= Mexican Universities Comparative Study =

International rankings have impacted higher education policy as well as colleges and universities all over the world (see College and university rankings). In most cases these rankings or hierarchical classifications of higher education institutions are not very sensitive to different historical developments and university traditions; distinct roles played by colleges and universities in different countries; or particular economic, cultural, social and political conditions, at the local, national or regional levels, that shape higher education institutions and systems in alternative ways.

==Estudio Comparativo de Universidades Mexicanas (ECUM)==
Mexican colleges, universities and other research institutions have been compared in the Estudio Comparativo de Universidades Mexicanas (ECUM) produced within the Universidad Nacional Autónoma de México (UNAM). ECUM provides data on institutional participation in articles on ISI Web of Knowledge and Scopus indexed journals; patents; faculty participation in each of the three levels of Mexico's National Researchers System (SNI); graduate degrees within CONACYT's (National Council of Science and Technology) register of quality graduate programs (PNPC); and number of academic research bodies (cuerpos academicos) according to the Secretariat of Public Education (SEP) program PROMEP among other relevant data.

ECUM provides online access to data for 2007, 2008, 2009, 2010, and 2011 through the Explorador de datos del ECUM (ExECUM). Institutional data can be visualized through three options:
- a) A selection of the most prominent 58 universities (43 publics and 13 privates).
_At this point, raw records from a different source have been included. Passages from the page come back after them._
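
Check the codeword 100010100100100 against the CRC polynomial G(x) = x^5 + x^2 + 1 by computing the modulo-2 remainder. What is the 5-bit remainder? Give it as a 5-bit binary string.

00000

Modulo-2 division of 100010100100100 by 100101:
  pos 0: 100010 XOR 100101 = 000111
  pos 3: 111100 XOR 100101 = 011001
  pos 4: 110011 XOR 100101 = 010110
  pos 5: 101100 XOR 100101 = 001001
  pos 7: 100101 XOR 100101 = 000000
Remainder = 00000 (zero — the frame passes the CRC check).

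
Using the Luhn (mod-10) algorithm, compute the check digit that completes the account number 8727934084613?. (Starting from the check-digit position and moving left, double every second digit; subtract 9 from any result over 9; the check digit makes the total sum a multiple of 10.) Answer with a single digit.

4

Partial digits right→left: 3 1 6 4 8 0 4 3 9 7 2 7 8
Double every second digit counting from the check-digit position (so the 1st, 3rd, 5th, ... of the partial from the right).
  doubled (with −9 where >9): 6 3 7 8 9 4 7 → sum 44
  kept as-is: 1 4 0 3 7 7 → sum 22
Total = 44 + 22 = 66.
Check digit = (10 − (66 mod 10)) mod 10 = 4.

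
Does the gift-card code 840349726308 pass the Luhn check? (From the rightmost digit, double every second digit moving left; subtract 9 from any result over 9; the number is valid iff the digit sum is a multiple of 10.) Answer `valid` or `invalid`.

From the right, keep odd positions and double even positions (subtract 9 from any doubled value over 9):
  doubled (positions 2,4,...): 0 3 5 8 0 7 → sum 23
  kept (positions 1,3,...): 8 3 2 9 3 4 → sum 29
Total = 52.
52 mod 10 = 2, so the number is invalid.

invalid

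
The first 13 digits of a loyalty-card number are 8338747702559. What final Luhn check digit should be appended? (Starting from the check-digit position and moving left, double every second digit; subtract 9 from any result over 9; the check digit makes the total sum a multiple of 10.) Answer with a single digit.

8

Partial digits right→left: 9 5 5 2 0 7 7 4 7 8 3 3 8
Double every second digit counting from the check-digit position (so the 1st, 3rd, 5th, ... of the partial from the right).
  doubled (with −9 where >9): 9 1 0 5 5 6 7 → sum 33
  kept as-is: 5 2 7 4 8 3 → sum 29
Total = 33 + 29 = 62.
Check digit = (10 − (62 mod 10)) mod 10 = 8.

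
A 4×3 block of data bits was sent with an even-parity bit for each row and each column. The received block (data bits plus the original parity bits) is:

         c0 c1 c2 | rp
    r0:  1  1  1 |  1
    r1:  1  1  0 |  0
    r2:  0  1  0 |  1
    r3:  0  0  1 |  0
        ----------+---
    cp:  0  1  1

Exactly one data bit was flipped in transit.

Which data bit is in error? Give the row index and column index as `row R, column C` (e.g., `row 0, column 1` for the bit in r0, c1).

row 3, column 2

Recompute each row's even parity and compare to rp:
  r0: data parity 1, sent rp 1 → ok
  r1: data parity 0, sent rp 0 → ok
  r2: data parity 1, sent rp 1 → ok
  r3: data parity 1, sent rp 0 → mismatch
Recompute each column's even parity and compare to cp:
  c0: data parity 0, sent cp 0 → ok
  c1: data parity 1, sent cp 1 → ok
  c2: data parity 0, sent cp 1 → mismatch
Exactly one row (r3) and one column (c2) fail → the flipped bit is at their intersection.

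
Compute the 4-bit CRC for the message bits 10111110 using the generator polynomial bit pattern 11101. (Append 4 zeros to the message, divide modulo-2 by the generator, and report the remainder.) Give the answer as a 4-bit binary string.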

This selection accounts for more than 60 percent of undergraduate and graduate enrollments. It includes public federal universities (UNAM, Instituto Politécnico Nacional, Universidad Autónoma Metropolitana, Universidad Pedagógica Nacional, Universidad del Ejército y la Fuerza Aérea, Colegio de México, Universidad Autónoma de Chapingo, Universidad Autónoma Agraria Antonio Narro); 35 public state universities (UPES), and a group of private institutions that feature within ECUM's selected classification data.
- b) Result tables for the top 20 institutions in each of the data labels in this study. These include some of the selected universities in addition to the rest of Mexico's higher education institutions, as well as institutes, centers and other research producing organizations.
- c) A personalized selection option from more than 2,400 institutions. These are classified by institutional type, institutional gatherings, by activity sector or in alphabetical order.

There are other visualization options based on regional and State aggregates as well as timelines.

ExECUM has been designed in order to allow users to establish comparison types and levels which they consider relevant. For this purpose, data is presented in its raw form and virtually no indicators or ponderations are built within this system. Users can establish relationships between variables and build their own indicators according to their own needs and analytical perspectives. All data is in levels or as percentage contributed to total national research output. Measures of the size of the universities surveyed are available thought faculty numbers and student enrollments.

Based on this comparative study project, the Dirección General de Evaluación Institucional at UNAM, creators of ECUM, have published several reports called Desempeño de Universidades Mexicanas en la Función de Investigación: Estudio Comparativo and Estudio comparativo de universidades mexicanas. Segundo reporte: desempeño en investigación y docencia providing an analysis of the data for 2007 and 2008.